I saw the man go down, crumpling under my withering barrage...he went down and I still kept firing until my slide locked back. Empty magazine. I hit the slide release, inserted a fresh magazine and clicked the lever, slamming the slide forward in nearly one fluid motion. Out of targets, utterly exhausted, drenched in sweat, my knees buckled and I collapsed onto them. Laurel sprang into action like a guardian angel, tended to my wounds and kept me from going into shock. We both invoked some divine intervention that day.

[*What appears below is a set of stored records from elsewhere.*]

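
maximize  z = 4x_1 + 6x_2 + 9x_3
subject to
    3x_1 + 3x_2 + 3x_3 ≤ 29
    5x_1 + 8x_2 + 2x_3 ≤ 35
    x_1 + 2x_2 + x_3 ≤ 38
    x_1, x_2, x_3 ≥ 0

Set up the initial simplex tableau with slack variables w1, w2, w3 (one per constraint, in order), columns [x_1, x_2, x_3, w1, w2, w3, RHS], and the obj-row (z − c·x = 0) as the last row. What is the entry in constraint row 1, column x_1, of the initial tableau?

Constraint 1 has coefficient 3 on x_1.

3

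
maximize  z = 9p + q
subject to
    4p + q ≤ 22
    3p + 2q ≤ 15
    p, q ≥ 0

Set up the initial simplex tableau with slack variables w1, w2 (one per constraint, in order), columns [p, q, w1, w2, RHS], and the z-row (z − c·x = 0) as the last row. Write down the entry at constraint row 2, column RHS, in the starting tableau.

15

The RHS of constraint 2 is b_2 = 15.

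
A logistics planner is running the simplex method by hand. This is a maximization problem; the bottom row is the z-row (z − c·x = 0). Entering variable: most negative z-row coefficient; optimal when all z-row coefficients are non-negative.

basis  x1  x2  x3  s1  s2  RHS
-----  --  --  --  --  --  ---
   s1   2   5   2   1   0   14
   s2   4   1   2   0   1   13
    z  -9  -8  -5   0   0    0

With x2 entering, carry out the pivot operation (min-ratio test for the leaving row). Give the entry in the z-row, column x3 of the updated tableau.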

We had the Intel we needed. We knew where the abducted Scion children were being held captive. But unless we could stabilize these wounds, I was going to be checking in to UCLA Medical Center for an unplanned extended stay. Ogma be praised, I felt blessed with a higher level of awareness and understanding than I'd ever felt before. Laurel invoked a divine presence herself and was able to at least stabilize me. I had only recently learned to heal myself...drawing on deep reserves from within me...it took a lot out of me but I somehow managed to restore myself to full health...the bullet holes closed, the sinews and tissues reconnected...I don't know if any arteries had been severed, or vital organs hit...I think most of the high speed rifle ammunition had passed through me...at such close quarters the rounds had not traversed sufficient distance to begin tumbling.

I was right as rain again, ready to join my team in the assault on The Order's compound. We had to strike now; time was of the essence. My body, at least, was ready. But goddamn I could sure use a bloody pint of Guinness to calm me nerves. Jesus, Mary, and Joseph...! I realize I'm no spring chicken anymore, but I'm in no hurry to be buried back in the Auld Sod just yet.